Friday 6 January 2012

2012: the Year the Canadian Housing Bubble Will Burst


January 6, 2012

This is the time of year when all economists (and some political economists) are called upon to make their forecasts for the year which is beginning. From the recent data it appears that the USA will have a very modest increase in economic growth, not enough to significantly reduce the number of people who are unemployed, working part time while wanting full time work, or who have given up looking for a job and have left the work force. The European Union has an enormous pile of debt to deleverage, is already in a double dip recession, and all forecasts are for an overall negative growth rate for the year. This can only be bad news for the economies of the USA and Canada.

The housing issue
However, it does seem likely that the average price of a house in the USA will finally reach the bottom of the collapse of their housing bubble. As I write this prices have fallen back to where they were in 2000, the beginning of the formation of the bubble. We can see this in the graph of the trends in house prices tracked by the most respected sources of data, reported here by Calculated Risk.



As most people know by now, the housing market in the USA took off when the government deregulated the finance industry, drastically reduced the interest rates on mortgages, lifted the requirement for buyers to have 20% equity when buying a house, and instructed the federal chartered housing corporations (Fannie May, Freddy Mac, Federal Housing Authority, etc.) to insure all the marginal mortgages. This created what became known as the “sub-prime” mortgage market.

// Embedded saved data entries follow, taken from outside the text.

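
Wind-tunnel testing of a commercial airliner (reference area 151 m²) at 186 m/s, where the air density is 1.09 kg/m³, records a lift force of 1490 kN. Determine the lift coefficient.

From L = ½ρv²S·CL, rearranging gives CL = 2L/(ρv²S).
CL = 2 × 1.49×10^6 / (1.09 × 186² × 151) = 0.523

CL = 0.523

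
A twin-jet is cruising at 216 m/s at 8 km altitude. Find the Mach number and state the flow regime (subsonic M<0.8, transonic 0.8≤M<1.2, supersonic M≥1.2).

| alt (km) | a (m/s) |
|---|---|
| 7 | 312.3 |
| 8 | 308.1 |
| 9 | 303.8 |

At 8 km, from the table: a = 308.1 m/s.
M = v/a = 216 / 308.1 = 0.701
M = 0.701 → subsonic.

M = 0.701 (subsonic)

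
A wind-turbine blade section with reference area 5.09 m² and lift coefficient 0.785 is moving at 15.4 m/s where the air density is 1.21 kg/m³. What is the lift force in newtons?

L = 573 N

L = ½ρv²S·CL = ½ × 1.21 × 15.4² × 5.09 × 0.785 = 573 N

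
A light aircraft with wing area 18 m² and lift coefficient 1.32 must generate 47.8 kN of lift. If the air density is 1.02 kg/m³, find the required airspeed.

v = 62.8 m/s

L = ½ρv²S·CL ⇒ v = √(2L/(ρ·S·CL))
v = √(2 × 47800 / (1.02 × 18 × 1.32)) = √3945 = 62.8 m/s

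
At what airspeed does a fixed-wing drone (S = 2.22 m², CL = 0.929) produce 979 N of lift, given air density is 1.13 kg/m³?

L = ½ρv²S·CL ⇒ v = √(2L/(ρ·S·CL))
v = √(2 × 979 / (1.13 × 2.22 × 0.929)) = √840.2 = 29 m/s

v = 29 m/s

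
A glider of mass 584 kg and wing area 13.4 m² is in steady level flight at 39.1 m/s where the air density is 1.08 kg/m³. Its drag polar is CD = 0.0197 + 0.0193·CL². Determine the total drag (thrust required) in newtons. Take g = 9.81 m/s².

Weight W = mg = 584 × 9.81 = 5729 N; in level flight L = W.
q = ½ρv² = ½ × 1.08 × 39.1² = 825.6 Pa.
CL = W/(q·S) = 5729 / (825.6 × 13.4) = 0.5179.
CD = 0.0197 + 0.0193 × 0.5179² = 0.02488.
D = q·S·CD = 825.6 × 13.4 × 0.02488 = 275.2 N

D = 275 N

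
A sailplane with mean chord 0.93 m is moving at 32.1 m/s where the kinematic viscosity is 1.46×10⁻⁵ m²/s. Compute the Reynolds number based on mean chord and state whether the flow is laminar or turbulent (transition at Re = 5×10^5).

Re = v·c/ν = 32.1 × 0.93 / (1.46×10⁻⁵) = 2.04×10^6
Since 2.04×10^6 > 5×10^5, the flow is turbulent.

Re = 2.04×10^6 (turbulent)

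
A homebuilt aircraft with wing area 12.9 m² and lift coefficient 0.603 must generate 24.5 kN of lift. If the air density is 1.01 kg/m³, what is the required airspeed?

L = ½ρv²S·CL ⇒ v = √(2L/(ρ·S·CL))
v = √(2 × 24500 / (1.01 × 12.9 × 0.603)) = √6237 = 79 m/s

v = 79 m/s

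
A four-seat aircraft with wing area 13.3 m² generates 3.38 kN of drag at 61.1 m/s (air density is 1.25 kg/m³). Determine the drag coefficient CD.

From D = ½ρv²S·CD, rearranging gives CD = 2D/(ρv²S).
CD = 2 × 3380 / (1.25 × 61.1² × 13.3) = 0.109

CD = 0.109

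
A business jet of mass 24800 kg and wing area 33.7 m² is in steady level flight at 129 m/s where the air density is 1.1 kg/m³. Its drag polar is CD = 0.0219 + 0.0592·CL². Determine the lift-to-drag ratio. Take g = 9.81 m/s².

Level flight ⇒ L = W = m·g = 24800 × 9.81 = 2.4329×10^5 N.
Dynamic pressure q = 0.5 × 1.1 × 129² = 9153 Pa.
CL = W/(q·S) = 2.4329×10^5 / (9153 × 33.7) = 0.7888.
CD = 0.0219 + 0.0592 × 0.7888² = 0.05873.
L/D = CL/CD = 0.7888 / 0.05873 = 13.4

L/D = 13.4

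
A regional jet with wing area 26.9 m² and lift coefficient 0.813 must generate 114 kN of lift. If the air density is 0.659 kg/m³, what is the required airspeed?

v = 126 m/s

L = ½ρv²S·CL ⇒ v = √(2L/(ρ·S·CL))
v = √(2 × 1.14×10^5 / (0.659 × 26.9 × 0.813)) = √15820 = 126 m/s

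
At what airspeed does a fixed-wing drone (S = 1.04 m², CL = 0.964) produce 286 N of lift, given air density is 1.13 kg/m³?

v = 22.5 m/s

L = ½ρv²S·CL ⇒ v = √(2L/(ρ·S·CL))
v = √(2 × 286 / (1.13 × 1.04 × 0.964)) = √504.9 = 22.5 m/s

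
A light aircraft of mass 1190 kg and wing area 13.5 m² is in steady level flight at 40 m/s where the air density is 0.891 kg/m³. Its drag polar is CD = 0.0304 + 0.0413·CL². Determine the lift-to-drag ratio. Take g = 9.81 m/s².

Weight W = mg = 1190 × 9.81 = 11674 N; in level flight L = W.
q = ½ρv² = ½ × 0.891 × 40² = 712.8 Pa.
CL = W/(q·S) = 11674 / (712.8 × 13.5) = 1.213.
CD = 0.0304 + 0.0413 × 1.213² = 0.09118.
L/D = CL/CD = 1.213 / 0.09118 = 13.3

L/D = 13.3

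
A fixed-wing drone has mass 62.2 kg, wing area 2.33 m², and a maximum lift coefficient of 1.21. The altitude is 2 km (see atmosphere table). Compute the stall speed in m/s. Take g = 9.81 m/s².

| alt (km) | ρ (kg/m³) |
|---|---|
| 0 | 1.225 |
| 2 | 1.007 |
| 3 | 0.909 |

V_stall = 20.7 m/s

At 2 km, from the table: ρ = 1.007 kg/m³.
Stall occurs when L = W at CL,max. W = mg = 62.2 × 9.81 = 610.2 N.
V_stall = √(2W/(ρ·S·CL,max)) = √(2 × 610.2 / (1.007 × 2.33 × 1.21))
V_stall = √429.9 = 20.7 m/s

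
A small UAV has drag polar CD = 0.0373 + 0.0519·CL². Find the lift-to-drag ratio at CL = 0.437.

CD = 0.0373 + 0.0519 × 0.437² = 0.04721
L/D = CL/CD = 0.437 / 0.04721 = 9.26

L/D = 9.26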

These very risky mortgages were then bundled together into mortgage backed securities (MSBs) which were then sold on the bond markets around the world as top rated investments. This  Ponzi scheme collapsed when many of the new homeowners could not keep up the payments. There are still over four million houses in the USA in some phase of the foreclosure process.

Canada: “The housing market is different here.” 
But as we are told over and over by our political leaders, the spokesmen for the housing industry, the banks, the mainstream economists and the mass media, Canada is fortunate that this did not happen here! There is no housing bubble in Canada! But is this really true? 

Since the end of World War II the price of a house purchased in Canada (and the USA) has averaged between two and three times annual household income. When it rises higher than this ratio, owners become “house poor;” they cannot keep up with all the costs of owning a home and have enough income left over to lead a normal middle class life style.

Furthermore, our economy cannot function as it should when the average price of a house rises so high that the average family cannot afford to buy. In North America around 65% of families and individuals prefer to make monthly payments to bankers rather than landlords. This ratio rose to over 70% in the USA during the housing boom and has now dropped back to the 65% level. In Canada the option of ownership is still at the 70% level.

So where are we now? The average price of a house in the USA is $175,000, and the median family income is $50,000. In Canada the average price of a house today is $362,000 and the median family income is $65,000. So the average price of a house today in Canada is over five times the median family income. But all the powers that be in Canada insist that there is no housing bubble.

Government policy and the Canadian housing bubble

To a very large extent it has been government policy which has promoted the housing bubble. In the 1990s most of the advanced industrialized countries sought to boost their economies by expanding the private housing market. It was hoped that the expansion of the housing industry  would help to offset the decline of the manufacturing industry.

In Canada in December 2006 Stephen Harper’s government introduced 40 year mortgages with no money down. These policies were directly aimed at first time buyers. Interest rates were reduced, and the cost of carrying a mortgages fell significantly. A five year fixed mortgage can be purchased today with an interest rate cost of only 5%. Since World War II mortgage interest rates have averaged a bit over 8%. 

As part of the change in policy, those who bought a house with less than the traditional 20% down payment were required to get mortgage insurance. This was the task of the Central Mortgage and Housing Corporation (CMHC). The risk of default on these mortgages was shifted from the banks and other lenders to the Canadian taxpayers, who own and bankroll CMHC. In 2011 the average first home buyer had only a 7% equity in the purchased home.

Today first home buyers can still purchase a home with 5% down and a 35 year amortization. Furthermore, banks have allowed some first time buyers to borrow the 5% down payment. The results have been as expected. In the United States, the federal agencies holds mortgages worth around $1.3 trillion. In Canada, CMHC has acquired and insured $600 billion of our “sub prime” mortgages. CMHC bundles up these mortgages into mortgage backed securities (MSBs) and sells them as bonds on the international market, 100% guaranteed by the Canadian government. Canada is different,  Eh?

There are signs that the housing bubble in Canada is starting to break, even in some of the key markets like Vancouver and Toronto. Canadian households seem to have finally become concerned over their very high ratio of debt to income. So it is my projection that this is finally the year when our housing market will begin its path down to the normal level. But not in Regina, due to the influx of population. This would change if the oil and potash industries were to follow the general decline now evident in world commodity prices.